The Commitment Letter defines "Improvements" as buildings, furnishings, equipment, and incidental improvements. However, the term specifically excludes the condominium units.
The purchasers explain their position as to Mellon's control in their Mellon Bank brief as follows, "The literal language of the working agreement between the developer and [Mellon], and the inferences to be drawn therefrom, establish knowledge on the part of [Mellon] of everything that transpired with respect to the development." Brief at 23. Yet this statement is hardly logical, for it simply does not follow that by reason of a lender's protections and power under its loan agreement, it has knowledge of the tactics used by the borrower's employees to make sales. In fact, the purchasers have not pointed to anything in the Letter which demonstrates that Mellon took control of the Development. The provisions to which they do refer are simply standard security arrangements made by any prudent lender.
We are unwilling to hold that merely because a lender requires security and approval of aspects of construction, the lender thereby takes "control" of the project. To do so would wreak havoc on the lending industry, for any lender who reasonably wished to protect itself would be forced to run the risk of being sued for the unknown fraudulent acts of its borrowers. In Bankers Trust Co. v. Crawford, 781 F.2d 39, 44-45 (3d Cir. 1986), we held that under Pennsylvania law a potential holder in due course does not have a duty to inquire into the underlying transaction absent evidence of bad faith. Similarly, here we refuse to believe that the Pennsylvania Supreme Court would require lenders to police the actions of their borrowers in order to avoid liability.

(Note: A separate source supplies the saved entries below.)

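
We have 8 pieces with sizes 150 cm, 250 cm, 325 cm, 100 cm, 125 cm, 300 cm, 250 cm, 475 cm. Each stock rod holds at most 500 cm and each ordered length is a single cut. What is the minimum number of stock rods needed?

5

Total = 475 + 325 + 300 + 250 + 250 + 150 + 125 + 100 = 1975 cm.
Lower bound: ⌈1975/500⌉ = 4 stock rods.
A packing using 5 stock rods:
  stock rod 1: 475 = 475
  stock rod 2: 325 + 150 = 475
  stock rod 3: 300 + 125 = 425
  stock rod 4: 250 + 250 = 500
  stock rod 5: 100 = 100
No arrangement into 4 stock rods stays within capacity, so 5 is optimal.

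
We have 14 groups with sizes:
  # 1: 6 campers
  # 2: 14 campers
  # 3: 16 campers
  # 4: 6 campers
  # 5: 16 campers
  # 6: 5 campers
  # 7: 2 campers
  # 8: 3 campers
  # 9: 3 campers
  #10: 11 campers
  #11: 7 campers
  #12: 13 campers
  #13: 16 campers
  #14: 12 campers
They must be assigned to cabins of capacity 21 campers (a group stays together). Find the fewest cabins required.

7

Total = 16 + 16 + 16 + 14 + 13 + 12 + 11 + 7 + 6 + 6 + 5 + 3 + 3 + 2 = 130 campers.
Lower bound: ⌈130/21⌉ = 7 cabins.
A packing using 7 cabins:
  cabin 1: 16 + 5 = 21
  cabin 2: 16 + 3 + 2 = 21
  cabin 3: 16 + 3 = 19
  cabin 4: 14 + 7 = 21
  cabin 5: 13 + 6 = 19
  cabin 6: 12 + 6 = 18
  cabin 7: 11 = 11
This matches the lower bound, so 7 is optimal.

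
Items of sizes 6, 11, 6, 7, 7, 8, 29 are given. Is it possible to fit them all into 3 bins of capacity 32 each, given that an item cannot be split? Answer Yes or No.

A valid assignment using 3 bins:
  bin 1: 29 = 29
  bin 2: 11 + 8 + 7 + 6 = 32
  bin 3: 7 + 6 = 13
Every load is within 32, so 3 bins suffice.

Yes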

In addition, we note that the Commitment Letter, by its terms, covers only the construction of part of Phase I of the Development. The purchasers have not alleged any fraud in the construction of Phase I. Rather, their causes of action stem from the changes to Phase II, which were beyond the scope of the Commitment Letter.
The August 12, 1982 Commitment Letter specifically states that the loan was for the purchase of a 32-acre parcel of land and for the construction of 24 one-bedroom units and 36 two-bedroom units. This description can refer only to part of Phase I, which was to have 24 one-bedroom units and 72 two-bedroom units.
Finally, we note that the purchasers have challenged the district court's grant of summary judgment on their fraud counterclaims based on Pennsylvania's two-year statute of limitations. We, however, need not address this contention because, as just discussed, the purchasers cannot prove that Mellon defrauded them based on the evidence they submitted to the district court. Accordingly, we do not reach the district court's ruling on the statute of limitations.
The purchasers also have filed a motion to vacate the district court's judgments, claiming that the district judge should have disqualified himself pursuant to 28 U.S.C. § 455. Inasmuch as we are affirming, exercising plenary review, we deny this motion because the alleged harm caused is cured by our plenary review. In re School Asbestos Litig., 977 F.2d 764, 786 (3d Cir. 1992).
III. [37] CONCLUSION
For the reasons discussed, we will dismiss the appeal in Bhatla and will affirm the judgments and orders of the district court from which the purchasers appeal in Mellon Bank.